Initial Design Ideas
When I started brainstorming for my Pinbox 3000 pinball machine, I knew I wanted to build a sketch-inspired game. I set out to create a game that looked like it had been sketched by a kid during class. Every part of the game would lean into that vibe from the lined paper backdrop to the handmade cardboard elements designed to mimic school supplies like rulers, pens, and erasers.
Originally, my win condition was going to be super specific: the player would guide the ball up a ramp to hit a “guard” holding a pencil sword. This pencil would be attached to a spinner, and if the ball hit the tip just right, the pencil would spin out of the way, revealing a hole beneath the guard’s legs. Sink the ball in the hole and you win.


That was the plan for weeks. I moved straight into sketching a rough outline on my cardboard playfield.

This design features 2 eraser themed bumpers at the bottom on the playfield, a ramp on the right side too simply add some more action, and finally the big ramp in the top left to hit that pencil and get you that victory. In Hindsight this design was very empty and didnt have much gameplay past the ramp. But I continued with it yet again and made a rough physcial design.

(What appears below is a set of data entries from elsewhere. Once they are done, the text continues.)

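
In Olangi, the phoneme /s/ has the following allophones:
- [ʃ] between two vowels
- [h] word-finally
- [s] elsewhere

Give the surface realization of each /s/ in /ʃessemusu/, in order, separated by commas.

Occurrence 1 (position 3): no conditioning environment matches → elsewhere allophone [s].
Occurrence 2 (position 4): no conditioning environment matches → elsewhere allophone [s].
Occurrence 3 (position 8): between two vowels → [ʃ].

[s], [s], [ʃ]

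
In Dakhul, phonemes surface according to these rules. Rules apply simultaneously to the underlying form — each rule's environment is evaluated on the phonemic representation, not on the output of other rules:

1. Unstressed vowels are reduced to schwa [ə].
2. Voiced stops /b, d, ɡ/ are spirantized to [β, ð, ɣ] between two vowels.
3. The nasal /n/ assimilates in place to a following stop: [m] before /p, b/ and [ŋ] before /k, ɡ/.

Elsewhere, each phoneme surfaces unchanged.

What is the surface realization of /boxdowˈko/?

[bəxdəwˈko]

/b/ (word-initial) is in the target of rule 2 but the environment (between two vowels) is not met → [b].
Rule 1 applies to /o/ (between /b/ and /x/: in an unstressed syllable) → [ə].
/d/ (between /x/ and /o/): rule 2 targets it, but not between two vowels → unchanged [d].
/o/ meets the environment for rule 1 (in an unstressed syllable) → [ə].
/o/ (word-final) is in the target of rule 1 but the environment (in an unstressed syllable) is not met → [o].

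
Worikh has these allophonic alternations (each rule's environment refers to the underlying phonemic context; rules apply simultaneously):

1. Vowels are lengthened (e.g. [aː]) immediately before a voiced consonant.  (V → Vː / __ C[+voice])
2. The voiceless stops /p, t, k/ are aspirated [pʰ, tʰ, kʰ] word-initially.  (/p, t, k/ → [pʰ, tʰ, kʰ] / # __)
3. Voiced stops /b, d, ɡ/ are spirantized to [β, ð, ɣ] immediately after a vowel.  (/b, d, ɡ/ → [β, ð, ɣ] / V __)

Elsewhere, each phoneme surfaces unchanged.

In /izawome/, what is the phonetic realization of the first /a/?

Rule 1 applies to /a/ (between /z/ and /w/: before a voiced consonant) → [aː].

[aː]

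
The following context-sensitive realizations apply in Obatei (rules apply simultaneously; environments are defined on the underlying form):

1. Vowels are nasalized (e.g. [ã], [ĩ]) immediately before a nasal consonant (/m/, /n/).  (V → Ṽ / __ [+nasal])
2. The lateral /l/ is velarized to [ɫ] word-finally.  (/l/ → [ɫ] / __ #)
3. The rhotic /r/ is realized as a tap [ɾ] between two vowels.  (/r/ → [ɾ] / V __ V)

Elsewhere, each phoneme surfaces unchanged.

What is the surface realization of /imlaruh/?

[ĩmlaɾuh]

Rule 1 applies to /i/ (word-initial: before a nasal consonant) → [ĩ].
/m/ stays [m].
/l/ (between /m/ and /a/) fails the environment for rule 2, so it stays [l].
/a/ — between /l/ and /r/; rule 1 does not apply here → [a].
/r/ — between /a/ and /u/, between two vowels — surfaces as [ɾ] (rule 3).
/u/ — between /r/ and /h/; rule 1 does not apply here → [u].
/h/ (word-final) is unaffected → [h].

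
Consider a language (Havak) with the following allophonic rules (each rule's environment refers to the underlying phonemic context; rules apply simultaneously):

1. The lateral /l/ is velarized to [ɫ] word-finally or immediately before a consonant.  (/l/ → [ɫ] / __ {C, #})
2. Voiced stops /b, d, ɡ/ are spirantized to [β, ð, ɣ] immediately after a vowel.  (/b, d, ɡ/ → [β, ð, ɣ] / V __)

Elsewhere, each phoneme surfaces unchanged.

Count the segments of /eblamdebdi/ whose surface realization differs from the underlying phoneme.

Segments that undergo a rule: /b/ → [β] (rule 2); /b/ → [β] (rule 2).
All other segments surface unchanged.

2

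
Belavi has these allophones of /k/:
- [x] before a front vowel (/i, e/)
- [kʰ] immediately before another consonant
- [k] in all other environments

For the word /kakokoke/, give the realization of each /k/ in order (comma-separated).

[k], [k], [k], [x]

Occurrence 1 (position 1): no conditioning environment matches → elsewhere allophone [k].
Occurrence 2 (position 3): no conditioning environment matches → elsewhere allophone [k].
Occurrence 3 (position 5): no conditioning environment matches → elsewhere allophone [k].
Occurrence 4 (position 7): before a front vowel (/i, e/) → [x].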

The phyiscal prototype pretty much matches the planned outline without many deviations. The main one was that the soon to be erasers were moved slightly. However as construction went on with this design, I realized I was falling behind. The guard mechanism was tricky and I couldn’t get the win condition to work the way I wanted. Everyone had compelted boxes and this was the state of mine.
So I pivoted.
Rough Physical Design & Major Pivot
After days of struggle, I brought the pinbox home and redesigned the game in one night, 9:30 PM to 4 AM. I kept the notebook sketch theme, but ditched the knight guard. Instead, I designed a doodle monster that lurks at the top of the field. The goal now was to hit the ball up a ramp and into the monster’s open mouth, damaging it like a boss fight in a video game. It felt like a natural evolution, still cartoonish and creative, but way more fun and less finicky.
The board featured a hand-drawn lined paper background, a monster made of scribbles and cardboard, books actaing as the borders and a cup on pencils as an obsticle. My loose design rules were simple: everything on the board could be made out of supplies a kid might find in their pencil case or on their desk.

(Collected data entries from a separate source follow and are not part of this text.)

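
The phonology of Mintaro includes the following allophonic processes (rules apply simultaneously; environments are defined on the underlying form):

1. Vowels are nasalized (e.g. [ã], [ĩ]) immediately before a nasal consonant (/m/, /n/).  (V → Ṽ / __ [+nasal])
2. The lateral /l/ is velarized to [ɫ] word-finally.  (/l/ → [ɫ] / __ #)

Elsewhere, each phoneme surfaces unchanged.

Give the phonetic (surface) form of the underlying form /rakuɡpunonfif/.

/r/ stays [r].
/a/ (between /r/ and /k/) is in the target of rule 1 but the environment (before a nasal consonant) is not met → [a].
/k/ — not in any rule's target class → [k].
/u/ — between /k/ and /ɡ/; rule 1 does not apply here → [u].
/ɡ/ — not in any rule's target class → [ɡ].
/p/ stays [p].
/u/ — between /p/ and /n/, before a nasal consonant — surfaces as [ũ] (rule 1).
/n/ (between /u/ and /o/) is unaffected → [n].
/o/ (between /n/ and /n/): before a nasal consonant, so rule 1 applies → [õ].
/n/ (between /o/ and /f/) is unaffected → [n].
/f/ (between /n/ and /i/): no rule targets it → [f].
/i/ (between /f/ and /f/) fails the environment for rule 1, so it stays [i].
/f/ (word-final): no rule targets it → [f].

[rakuɡpũnõnfif]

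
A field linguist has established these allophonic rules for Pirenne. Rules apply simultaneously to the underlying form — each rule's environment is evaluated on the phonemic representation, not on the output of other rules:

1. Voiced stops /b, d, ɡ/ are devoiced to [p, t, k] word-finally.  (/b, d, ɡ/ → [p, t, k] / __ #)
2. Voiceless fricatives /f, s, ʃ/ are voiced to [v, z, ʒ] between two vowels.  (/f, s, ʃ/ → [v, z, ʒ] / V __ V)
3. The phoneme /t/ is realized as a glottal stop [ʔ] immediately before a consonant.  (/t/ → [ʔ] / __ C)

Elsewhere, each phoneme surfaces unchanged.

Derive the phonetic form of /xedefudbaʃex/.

[xedevudbaʒex]

/d/ (between /e/ and /e/) fails the environment for rule 1, so it stays [d].
Rule 2 applies to /f/ (between /e/ and /u/: between two vowels) → [v].
/d/ (between /u/ and /b/): rule 1 targets it, but not word-finally → unchanged [d].
/b/ (between /d/ and /a/): rule 1 targets it, but not word-finally → unchanged [b].
/ʃ/ (between /a/ and /e/): between two vowels, so rule 2 applies → [ʒ].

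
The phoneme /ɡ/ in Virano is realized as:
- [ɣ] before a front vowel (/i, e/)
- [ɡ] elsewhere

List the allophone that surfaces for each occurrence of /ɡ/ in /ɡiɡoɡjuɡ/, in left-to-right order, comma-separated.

Occurrence 1 (position 1): before a front vowel (/i, e/) → [ɣ].
Occurrence 2 (position 3): no conditioning environment matches → elsewhere allophone [ɡ].
Occurrence 3 (position 5): no conditioning environment matches → elsewhere allophone [ɡ].
Occurrence 4 (position 8): no conditioning environment matches → elsewhere allophone [ɡ].

[ɣ], [ɡ], [ɡ], [ɡ]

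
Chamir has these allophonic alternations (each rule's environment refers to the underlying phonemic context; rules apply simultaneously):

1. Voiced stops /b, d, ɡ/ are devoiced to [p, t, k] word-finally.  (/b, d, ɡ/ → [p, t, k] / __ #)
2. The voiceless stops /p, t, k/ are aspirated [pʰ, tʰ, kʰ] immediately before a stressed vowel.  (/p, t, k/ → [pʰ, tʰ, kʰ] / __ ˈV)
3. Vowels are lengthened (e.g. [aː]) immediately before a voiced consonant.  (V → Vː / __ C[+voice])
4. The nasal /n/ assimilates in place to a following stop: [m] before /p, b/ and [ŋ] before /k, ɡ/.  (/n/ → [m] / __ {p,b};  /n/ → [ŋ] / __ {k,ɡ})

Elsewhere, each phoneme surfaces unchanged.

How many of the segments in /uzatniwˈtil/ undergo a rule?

Segments that undergo a rule: /u/ → [uː] (rule 3); /i/ → [iː] (rule 3); /t/ → [tʰ] (rule 2); /i/ → [iː] (rule 3).
All other segments surface unchanged.

4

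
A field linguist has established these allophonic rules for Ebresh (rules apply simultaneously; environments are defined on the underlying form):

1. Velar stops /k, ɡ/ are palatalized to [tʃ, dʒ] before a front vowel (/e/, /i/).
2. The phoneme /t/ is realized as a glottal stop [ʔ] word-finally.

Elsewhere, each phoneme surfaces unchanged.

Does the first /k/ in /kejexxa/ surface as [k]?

No

/k/ — word-initial, before a front vowel — surfaces as [tʃ] (rule 1).
The actual realization is [tʃ], not [k].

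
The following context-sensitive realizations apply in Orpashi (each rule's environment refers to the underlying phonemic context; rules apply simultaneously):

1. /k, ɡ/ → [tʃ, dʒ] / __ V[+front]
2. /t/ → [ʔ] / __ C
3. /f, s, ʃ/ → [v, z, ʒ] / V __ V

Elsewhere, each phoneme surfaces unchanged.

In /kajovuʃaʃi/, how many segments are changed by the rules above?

Segments that undergo a rule: /ʃ/ → [ʒ] (rule 3); /ʃ/ → [ʒ] (rule 3).
All other segments surface unchanged.

2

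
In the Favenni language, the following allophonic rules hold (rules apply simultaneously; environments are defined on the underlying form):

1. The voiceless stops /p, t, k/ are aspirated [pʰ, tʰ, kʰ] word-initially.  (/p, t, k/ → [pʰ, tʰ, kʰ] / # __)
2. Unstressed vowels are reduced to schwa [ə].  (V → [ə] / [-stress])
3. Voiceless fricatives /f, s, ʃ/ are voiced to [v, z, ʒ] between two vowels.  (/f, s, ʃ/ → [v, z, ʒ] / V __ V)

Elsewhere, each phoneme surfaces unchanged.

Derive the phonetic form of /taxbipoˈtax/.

/t/ — word-initial, word-initially — surfaces as [tʰ] (rule 1).
/a/ meets the environment for rule 2 (in an unstressed syllable) → [ə].
/i/ meets the environment for rule 2 (in an unstressed syllable) → [ə].
/p/ (between /i/ and /o/): rule 1 targets it, but not word-initially → unchanged [p].
/o/ — between /p/ and /t/, in an unstressed syllable — surfaces as [ə] (rule 2).
/t/ (between /o/ and /a/): rule 1 targets it, but not word-initially → unchanged [t].
/a/ — between /t/ and /x/; rule 2 does not apply here → [a].

[tʰəxbəpəˈtax]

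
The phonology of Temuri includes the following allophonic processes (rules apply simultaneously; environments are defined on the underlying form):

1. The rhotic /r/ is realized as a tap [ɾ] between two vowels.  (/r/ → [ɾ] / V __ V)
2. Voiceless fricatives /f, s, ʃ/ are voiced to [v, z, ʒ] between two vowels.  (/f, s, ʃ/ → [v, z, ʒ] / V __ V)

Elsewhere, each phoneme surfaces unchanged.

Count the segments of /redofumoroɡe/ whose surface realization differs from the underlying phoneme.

2

Segments that undergo a rule: /f/ → [v] (rule 2); /r/ → [ɾ] (rule 1).
All other segments surface unchanged.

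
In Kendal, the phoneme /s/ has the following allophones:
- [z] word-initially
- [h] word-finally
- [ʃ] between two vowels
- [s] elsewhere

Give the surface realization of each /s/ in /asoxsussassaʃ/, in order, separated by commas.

Occurrence 1 (position 2): between two vowels → [ʃ].
Occurrence 2 (position 5): no conditioning environment matches → elsewhere allophone [s].
Occurrence 3 (position 7): no conditioning environment matches → elsewhere allophone [s].
Occurrence 4 (position 8): no conditioning environment matches → elsewhere allophone [s].
Occurrence 5 (position 10): no conditioning environment matches → elsewhere allophone [s].
Occurrence 6 (position 11): no conditioning environment matches → elsewhere allophone [s].

[ʃ], [s], [s], [s], [s], [s]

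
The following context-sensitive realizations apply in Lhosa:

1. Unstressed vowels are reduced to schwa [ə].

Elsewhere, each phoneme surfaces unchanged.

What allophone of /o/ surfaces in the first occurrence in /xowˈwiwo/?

Rule 1 applies to /o/ (between /x/ and /w/: in an unstressed syllable) → [ə].

[ə]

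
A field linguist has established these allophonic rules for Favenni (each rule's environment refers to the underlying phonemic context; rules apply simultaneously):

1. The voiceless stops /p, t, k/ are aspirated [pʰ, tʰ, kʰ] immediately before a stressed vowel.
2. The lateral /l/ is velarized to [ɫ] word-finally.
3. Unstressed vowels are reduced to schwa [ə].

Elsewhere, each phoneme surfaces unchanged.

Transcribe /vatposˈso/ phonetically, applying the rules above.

Rule 3 applies to /a/ (between /v/ and /t/: in an unstressed syllable) → [ə].
/t/ (between /a/ and /p/): rule 1 targets it, but not immediately before a stressed vowel → unchanged [t].
/p/ (between /t/ and /o/): rule 1 targets it, but not immediately before a stressed vowel → unchanged [p].
/o/ (between /p/ and /s/) occurs in an unstressed syllable → [ə] by rule 3.
/o/ (word-final) is in the target of rule 3 but the environment (in an unstressed syllable) is not met → [o].

[vətpəsˈso]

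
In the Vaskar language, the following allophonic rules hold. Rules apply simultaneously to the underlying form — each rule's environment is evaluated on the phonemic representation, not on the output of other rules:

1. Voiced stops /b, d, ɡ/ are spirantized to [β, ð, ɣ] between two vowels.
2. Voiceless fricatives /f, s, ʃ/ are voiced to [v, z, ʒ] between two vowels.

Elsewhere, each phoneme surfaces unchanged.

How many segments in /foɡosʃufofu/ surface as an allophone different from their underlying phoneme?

Segments that undergo a rule: /ɡ/ → [ɣ] (rule 1); /f/ → [v] (rule 2); /f/ → [v] (rule 2).
All other segments surface unchanged.

3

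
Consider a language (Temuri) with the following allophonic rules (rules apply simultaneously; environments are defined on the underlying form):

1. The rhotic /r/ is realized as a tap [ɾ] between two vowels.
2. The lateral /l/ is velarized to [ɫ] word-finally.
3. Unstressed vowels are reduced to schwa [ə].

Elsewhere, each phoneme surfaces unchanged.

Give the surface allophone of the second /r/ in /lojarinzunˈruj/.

[r]

/r/ (between /n/ and /u/): rule 1 targets it, but not between two vowels → unchanged [r].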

Iteration & Playtesting Feedback
While I was happy with the design, it still felt more like a novelty than a full pinball experience. That’s when I got some great advice during playtesting from my Ta Kai: having only a win condition wasn’t enough. Players need ongoing feedback, reasons to keep playing, trying, and improving. A scoring system would help with that.
So I got to work on the final iteration. I added:
- Scoring zones: Black blobs across the board represent the monster’s attacks. Hitting them gives you 100 points.
- Point bonuses: The previously useless ramp now leads to a block worth 500 points.
- Combat scoring: Hitting the monster gives 2000 points. Getting the ball into its mouth? A satisfying 10,000 points.
These additions made the game feel way more dynamic, adding the replayability and engagement it was missing before.
Final Design: The Sketch is Complete
The final version of Sketchy Situation is bold, colorful, and fun. The ramp mechanics work smoothly, and the monster’s dramatic presence at the top of the playfield gives the game a clear focal point. The layered cardboard build gives it depth, while the notebook-themed backdrop and hand-drawn elements sell the idea that it came straight from a kid’s imagination.

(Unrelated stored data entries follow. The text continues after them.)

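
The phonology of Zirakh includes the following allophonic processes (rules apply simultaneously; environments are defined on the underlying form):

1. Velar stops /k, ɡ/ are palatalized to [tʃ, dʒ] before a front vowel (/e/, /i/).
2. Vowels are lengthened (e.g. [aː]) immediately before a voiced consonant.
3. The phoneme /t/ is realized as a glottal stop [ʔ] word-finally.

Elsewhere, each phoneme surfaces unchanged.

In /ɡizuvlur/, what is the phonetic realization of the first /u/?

/u/ meets the environment for rule 2 (before a voiced consonant) → [uː].

[uː]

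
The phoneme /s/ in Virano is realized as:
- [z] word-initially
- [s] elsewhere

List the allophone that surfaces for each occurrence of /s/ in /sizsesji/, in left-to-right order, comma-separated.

Occurrence 1 (position 1): word-initially → [z].
Occurrence 2 (position 4): no conditioning environment matches → elsewhere allophone [s].
Occurrence 3 (position 6): no conditioning environment matches → elsewhere allophone [s].

[z], [s], [s]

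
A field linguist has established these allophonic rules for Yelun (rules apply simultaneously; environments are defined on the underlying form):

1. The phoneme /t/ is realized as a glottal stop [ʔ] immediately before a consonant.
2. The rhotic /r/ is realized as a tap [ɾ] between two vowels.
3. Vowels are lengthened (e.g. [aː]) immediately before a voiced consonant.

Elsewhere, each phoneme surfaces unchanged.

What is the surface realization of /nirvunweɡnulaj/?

[niːrvuːnweːɡnuːlaːj]

/n/ (word-initial): no rule targets it → [n].
Rule 3 applies to /i/ (between /n/ and /r/: before a voiced consonant) → [iː].
/r/ — between /i/ and /v/; rule 2 does not apply here → [r].
/v/ (between /r/ and /u/) is unaffected → [v].
/u/ (between /v/ and /n/): before a voiced consonant, so rule 3 applies → [uː].
/n/ (between /u/ and /w/) is unaffected → [n].
/w/ — not in any rule's target class → [w].
/e/ meets the environment for rule 3 (before a voiced consonant) → [eː].
/ɡ/ — not in any rule's target class → [ɡ].
/n/ — not in any rule's target class → [n].
/u/ meets the environment for rule 3 (before a voiced consonant) → [uː].
/l/ stays [l].
Rule 3 applies to /a/ (between /l/ and /j/: before a voiced consonant) → [aː].
/j/ (word-final) is unaffected → [j].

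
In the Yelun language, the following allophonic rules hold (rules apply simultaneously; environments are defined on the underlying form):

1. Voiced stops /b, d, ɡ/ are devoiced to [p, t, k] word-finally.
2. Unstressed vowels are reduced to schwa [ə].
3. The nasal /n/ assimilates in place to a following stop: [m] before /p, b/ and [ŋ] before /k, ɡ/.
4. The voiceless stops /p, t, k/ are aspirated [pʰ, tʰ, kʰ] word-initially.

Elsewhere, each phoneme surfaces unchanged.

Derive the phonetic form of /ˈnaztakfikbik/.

/n/ (word-initial): rule 3 targets it, but not before a labial or velar stop → unchanged [n].
/a/ (between /n/ and /z/) is in the target of rule 2 but the environment (in an unstressed syllable) is not met → [a].
/z/ (between /a/ and /t/): no rule targets it → [z].
/t/ (between /z/ and /a/): rule 4 targets it, but not word-initially → unchanged [t].
/a/ (between /t/ and /k/) occurs in an unstressed syllable → [ə] by rule 2.
/k/ — between /a/ and /f/; rule 4 does not apply here → [k].
/f/ stays [f].
/i/ (between /f/ and /k/) occurs in an unstressed syllable → [ə] by rule 2.
/k/ (between /i/ and /b/) is in the target of rule 4 but the environment (word-initially) is not met → [k].
/b/ (between /k/ and /i/): rule 1 targets it, but not word-finally → unchanged [b].
/i/ — between /b/ and /k/, in an unstressed syllable — surfaces as [ə] (rule 2).
/k/ (word-final) fails the environment for rule 4, so it stays [k].

[ˈnaztəkfəkbək]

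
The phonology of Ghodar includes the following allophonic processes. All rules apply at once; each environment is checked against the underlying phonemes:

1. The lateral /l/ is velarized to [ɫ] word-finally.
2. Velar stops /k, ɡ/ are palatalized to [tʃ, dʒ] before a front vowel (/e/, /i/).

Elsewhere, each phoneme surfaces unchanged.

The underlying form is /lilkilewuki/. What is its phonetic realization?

[liltʃilewutʃi]

/l/ (word-initial) fails the environment for rule 1, so it stays [l].
/i/ (between /l/ and /l/): no rule targets it → [i].
/l/ — between /i/ and /k/; rule 1 does not apply here → [l].
/k/ (between /l/ and /i/) occurs before a front vowel → [tʃ] by rule 2.
/i/ stays [i].
/l/ (between /i/ and /e/) is in the target of rule 1 but the environment (word-finally) is not met → [l].
/e/ (between /l/ and /w/) is unaffected → [e].
/w/ stays [w].
/u/ stays [u].
/k/ — between /u/ and /i/, before a front vowel — surfaces as [tʃ] (rule 2).
/i/ (word-final) is unaffected → [i].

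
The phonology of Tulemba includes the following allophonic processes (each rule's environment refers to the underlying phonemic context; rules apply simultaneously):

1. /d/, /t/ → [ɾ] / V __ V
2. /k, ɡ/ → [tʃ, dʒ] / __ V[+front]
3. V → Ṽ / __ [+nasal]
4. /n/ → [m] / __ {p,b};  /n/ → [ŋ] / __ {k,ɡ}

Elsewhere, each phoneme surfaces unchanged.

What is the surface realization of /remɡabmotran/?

/r/ — not in any rule's target class → [r].
/e/ (between /r/ and /m/) occurs before a nasal consonant → [ẽ] by rule 3.
/m/ stays [m].
/ɡ/ (between /m/ and /a/) is in the target of rule 2 but the environment (before a front vowel) is not met → [ɡ].
/a/ (between /ɡ/ and /b/) fails the environment for rule 3, so it stays [a].
/b/ (between /a/ and /m/) is unaffected → [b].
/m/ — not in any rule's target class → [m].
/o/ (between /m/ and /t/) is in the target of rule 3 but the environment (before a nasal consonant) is not met → [o].
/t/ (between /o/ and /r/): rule 1 targets it, but not between two vowels → unchanged [t].
/r/ (between /t/ and /a/) is unaffected → [r].
/a/ (between /r/ and /n/) occurs before a nasal consonant → [ã] by rule 3.
/n/ — word-final; rule 4 does not apply here → [n].

[rẽmɡabmotrãn]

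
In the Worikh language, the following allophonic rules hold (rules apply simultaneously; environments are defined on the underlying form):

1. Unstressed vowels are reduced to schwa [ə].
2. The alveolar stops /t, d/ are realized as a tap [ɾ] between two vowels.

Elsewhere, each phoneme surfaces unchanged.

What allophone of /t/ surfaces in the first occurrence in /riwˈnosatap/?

/t/ — between /a/ and /a/, between two vowels — surfaces as [ɾ] (rule 2).

[ɾ]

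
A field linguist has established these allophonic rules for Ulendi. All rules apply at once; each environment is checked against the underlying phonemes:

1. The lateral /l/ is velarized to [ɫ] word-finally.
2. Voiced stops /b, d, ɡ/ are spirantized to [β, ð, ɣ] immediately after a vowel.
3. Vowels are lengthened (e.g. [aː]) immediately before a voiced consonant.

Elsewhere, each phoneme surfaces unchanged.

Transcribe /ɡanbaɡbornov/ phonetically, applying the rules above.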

Stepping Stone to the Digital Version
This machine is just the beginning. As I move toward building a digital version of Sketchy Situation, I see so much potential for expansion:
- Real-time score tracking with animations and effects
- Combo multipliers if you hit multiple scoring blobs in a row
- Dynamic visuals (scribbles that animate when hit, explosions, pencil-drawn UI, etc.)
- Sound design to emphasize hits, bonuses, and boss fight moments
This physical build helped me test ideas quickly and solidify a theme, but in a digital space I’ll have more freedom to go wild with feedback systems, progression, and flashy polish.
Conclusion
Building Sketchy Situation was both chaotic and satisfying, just like a real sketching session. What started as a cardboard mess turned into something that feels cohesive and playable, and I learned a lot about how to pace a game, when to pivot, and how to turn feedback into stronger design.
And now? I’m ready to make it go digital.